“Che sia provocato da cause umane (come sostiene il 99% dei climatologi per l’immissione dei gas serra nell’atmosfera) oppure no, l’innalzamento delle temperature a partire dal 1800 è un dato di fatto”. Lo riporta il Corriere della Sera in un focus sull’innalzamento dei mari. “La prima conseguenza è lo scioglimento delle calotte polari e dei ghiacci continentali. Soprattutto le prime, in Groenlandia e in Antartide, hanno già provocato l’innalzamento globale del livello medio dei mari di circa 20 centimetri a partire dal 1880 e il tasso è in rapido aumento”.
“L’Italia risulta uno dei Paesi più interessati – si legge ancora –. Le aree più colpite sono tutta la fascia adriatica da Monfalcone a Cattolica — con Venezia al centro — che finirebbe sottacqua per decine di chilometri all’interno (senza contare il problema della salinizzazione delle falde di acqua dolce), la Versilia da Carrara a Pisa, Grosseto e Orbetello, la costa laziale da Civitavecchia ad Anzio, la pianura Pontina tra Terracina a Sezze, la piana intorno a Caserta, in Sardegna le bonifiche di Oristano e gli stagni presso Cagliari, in Puglia l’area a sud di Manfredonia.

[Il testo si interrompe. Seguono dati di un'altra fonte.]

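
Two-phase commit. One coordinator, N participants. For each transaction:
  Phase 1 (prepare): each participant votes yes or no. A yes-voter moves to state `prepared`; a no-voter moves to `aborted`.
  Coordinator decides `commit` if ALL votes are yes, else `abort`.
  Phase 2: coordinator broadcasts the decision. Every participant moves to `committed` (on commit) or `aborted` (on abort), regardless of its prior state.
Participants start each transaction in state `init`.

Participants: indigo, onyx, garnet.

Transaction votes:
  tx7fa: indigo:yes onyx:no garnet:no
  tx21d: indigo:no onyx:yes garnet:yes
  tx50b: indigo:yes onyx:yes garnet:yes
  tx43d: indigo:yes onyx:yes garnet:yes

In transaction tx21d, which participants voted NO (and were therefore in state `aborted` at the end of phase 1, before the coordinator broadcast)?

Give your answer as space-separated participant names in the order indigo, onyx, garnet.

Answer: indigo

Derivation:
Txn tx21d phase 1: indigo no -> aborted; onyx yes -> prepared; garnet yes -> prepared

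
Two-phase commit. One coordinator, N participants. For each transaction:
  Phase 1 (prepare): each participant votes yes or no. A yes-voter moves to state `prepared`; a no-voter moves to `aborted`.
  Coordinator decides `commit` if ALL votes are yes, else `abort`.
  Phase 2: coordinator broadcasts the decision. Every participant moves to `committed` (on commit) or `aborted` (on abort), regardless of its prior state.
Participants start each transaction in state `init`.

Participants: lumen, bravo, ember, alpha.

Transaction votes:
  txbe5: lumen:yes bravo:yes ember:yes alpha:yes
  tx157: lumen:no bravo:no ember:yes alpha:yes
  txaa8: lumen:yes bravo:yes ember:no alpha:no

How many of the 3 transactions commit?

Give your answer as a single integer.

Answer: 1

Derivation:
txbe5: all yes -> commit (commits=1)
tx157: no from lumen, bravo -> abort (commits=1)
txaa8: no from ember, alpha -> abort (commits=1)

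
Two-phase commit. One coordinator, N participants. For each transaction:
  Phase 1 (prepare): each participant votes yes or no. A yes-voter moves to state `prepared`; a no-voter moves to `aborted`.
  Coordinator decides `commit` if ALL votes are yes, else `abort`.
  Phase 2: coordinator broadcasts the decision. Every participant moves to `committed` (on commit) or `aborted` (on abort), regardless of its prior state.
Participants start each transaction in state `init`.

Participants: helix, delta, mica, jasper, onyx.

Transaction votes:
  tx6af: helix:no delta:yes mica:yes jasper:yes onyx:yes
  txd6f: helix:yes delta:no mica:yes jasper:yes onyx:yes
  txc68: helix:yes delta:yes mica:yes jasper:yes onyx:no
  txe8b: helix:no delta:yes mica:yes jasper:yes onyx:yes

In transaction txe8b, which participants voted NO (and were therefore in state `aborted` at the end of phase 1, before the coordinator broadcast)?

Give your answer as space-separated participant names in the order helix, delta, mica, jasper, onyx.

Answer: helix

Derivation:
Txn txe8b phase 1: helix no -> aborted; delta yes -> prepared; mica yes -> prepared; jasper yes -> prepared; onyx yes -> prepared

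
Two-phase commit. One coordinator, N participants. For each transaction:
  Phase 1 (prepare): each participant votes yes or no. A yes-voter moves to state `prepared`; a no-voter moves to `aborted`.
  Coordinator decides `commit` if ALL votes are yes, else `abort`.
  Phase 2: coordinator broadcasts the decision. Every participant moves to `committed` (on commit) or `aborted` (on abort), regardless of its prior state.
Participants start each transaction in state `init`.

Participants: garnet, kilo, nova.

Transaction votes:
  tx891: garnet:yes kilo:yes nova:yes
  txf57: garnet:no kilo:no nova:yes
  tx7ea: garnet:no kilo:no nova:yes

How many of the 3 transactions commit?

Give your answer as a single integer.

tx891: all yes -> commit (commits=1)
txf57: no from garnet, kilo -> abort (commits=1)
tx7ea: no from garnet, kilo -> abort (commits=1)

Answer: 1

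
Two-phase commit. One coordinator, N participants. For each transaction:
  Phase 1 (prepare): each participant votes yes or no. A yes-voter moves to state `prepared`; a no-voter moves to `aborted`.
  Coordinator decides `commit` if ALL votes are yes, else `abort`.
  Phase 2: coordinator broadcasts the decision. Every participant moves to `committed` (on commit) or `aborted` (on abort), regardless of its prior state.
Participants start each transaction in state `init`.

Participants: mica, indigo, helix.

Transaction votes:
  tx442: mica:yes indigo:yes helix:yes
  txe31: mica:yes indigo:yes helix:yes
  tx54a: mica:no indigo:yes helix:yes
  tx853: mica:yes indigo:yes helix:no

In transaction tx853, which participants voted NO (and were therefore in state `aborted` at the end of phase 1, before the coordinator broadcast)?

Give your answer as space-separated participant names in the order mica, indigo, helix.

Txn tx853 phase 1: mica yes -> prepared; indigo yes -> prepared; helix no -> aborted

Answer: helix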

L’analisi è stata compiuta tenendo in considerazione indicatori diversi che portano a scenari differenti, ma sempre allarmanti. Si parte dai limiti di temperatura da non oltrepassare indicati dall’Accordo di Parigi sul clima, adottato da 195 nazioni ma dal quale gli Stati Uniti guidati da Trump hanno appena detto di voler uscire”.
Accordo disatteso
L’intesa raggiunta nel 2015 (a fatica e in gran parte disattesa dagli stessi Paesi firmatari, Ue e pochi altri esclusi) indicava di non superare i 2 gradi di aumento di temperatura nel 2100 rispetto ai livelli preindustriali, pena gravi conseguenze ambientali. Ma che sarebbe meglio non superare il limite di +1,5 °C. In realtà, come hanno sottolineato gli scienziati al momento stesso della firma dell’Accordo, i piani volontari che le nazioni si erano impegnate a rispettare sono del tutto inadeguati a contenere l’aumento di temperatura. Anzi, vista la tendenza in atto che ha portato la concentrazione di anidride carbonica a raggiungere a maggio i 410 ppm (parti per milione), 90 ppm in più del 1960, si sta andando verso un incremento di ben 4 gradi entro la fine del secolo. L’anno scorso l’Ipcc (agenzia Onu sui cambiamenti climatici) aveva indicato che per rispettare gli impegni assunti le emissioni di gas serra dovevano calare del 50% entro il 2030 per essere in linea con l’obiettivo dell’incremento di 1,5 gradi.